Pepys' diaries are marked by the ordinariness and the vigour of their writing. Tomalin arguesthey show a man able to analyse his affairs while in the midst of them. Even when he is part of conflict or jealousy or political affairs, he is able to stand back and objectively view his performance and that of others.
Tomalin is at her best when setting the observations of the diaries against the everyday affairs of the period 1660-70. Her description of Pepys' earlier and later years lack the sparkle of her account of the middle years.
She reconstructs a life of Pepys before 1660 through his relationships with known political figures, among them Oliver Cromwell. She shows his rise from a mere clerk in the Admiralty to a position of power. But, comparatively, it is a flat account and lacks the engagement she shows in treating the diary years.
The first words of the diaries, censored in earlier editions, show a public/private edginess sustained throughout. Pepys begins, "Blessed be God", and complains, now famously and poignantly, "My wife, after the absence of her terms for seven weeks, gave me hopes of being with child, but on the last day of the year she hath them again. The condition of the State was thus. Viz. the Rump, after being disturbed by my Lord Lambert, was lately returned to sit again."

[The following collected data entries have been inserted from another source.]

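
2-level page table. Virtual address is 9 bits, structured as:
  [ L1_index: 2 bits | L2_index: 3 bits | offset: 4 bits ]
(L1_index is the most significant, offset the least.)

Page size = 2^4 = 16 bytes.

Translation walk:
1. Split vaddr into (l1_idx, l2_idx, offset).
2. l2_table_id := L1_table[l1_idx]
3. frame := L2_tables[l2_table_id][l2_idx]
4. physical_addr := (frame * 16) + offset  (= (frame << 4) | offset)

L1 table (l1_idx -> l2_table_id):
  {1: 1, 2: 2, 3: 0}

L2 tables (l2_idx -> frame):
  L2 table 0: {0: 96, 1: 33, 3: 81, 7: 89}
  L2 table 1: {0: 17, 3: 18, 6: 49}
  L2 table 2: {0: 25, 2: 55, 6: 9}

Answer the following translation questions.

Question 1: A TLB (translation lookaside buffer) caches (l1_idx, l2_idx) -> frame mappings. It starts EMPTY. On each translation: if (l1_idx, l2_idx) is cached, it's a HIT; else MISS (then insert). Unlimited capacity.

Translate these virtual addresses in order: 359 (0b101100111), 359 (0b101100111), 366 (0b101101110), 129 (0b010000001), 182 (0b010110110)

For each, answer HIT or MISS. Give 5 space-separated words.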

Once again Pepys' hopes for a child had been dashed - he never fathered a child. But right beside the dejection is an observation about the affairs of state. The Rump (Parliament) was about to sit. Tomalin makes much of the placement of private and public side by side, often incongruously.
She paints Pepys as an awkward man, often insecure, but with melancholic detachment about his insecurity. She could, though, have presented a warmer man. Pepys rose morning after morning to devote himself to music as he played on a variety of older stringed instruments such as the lute or viol, or on an ancient recorder called a flageolet.
She never points to a great irony about Pepys: that although he had such distance on himself and all things, he lacked humour.
He was proud and vain as someone who was once a servant might well be. He could be ironic and censorious about others as much as himself. But he couldn't laugh at himself.
In the end Pepys remained always a man of affairs as much as a man of affairs of state. He was a good reporter and throughout her work the reporter in Tomalin is clearly attracted to him. It is her fondness for him that allows her to shape again a figure who, though wanting to be part of events, knew how to live on their edge.
This biography has already been praised and won prizes, including the prestigious Whitbread. They are well deserved - but they don't indicate how engagingly Tomalin writes. Her work is never dry or stolid in the way biographies can be. It is a volume not easily put down and Pepys himself would have revelled in it.
Viking/Penguin $39.95
* Ken Larsen teaches English at the University of Auckland.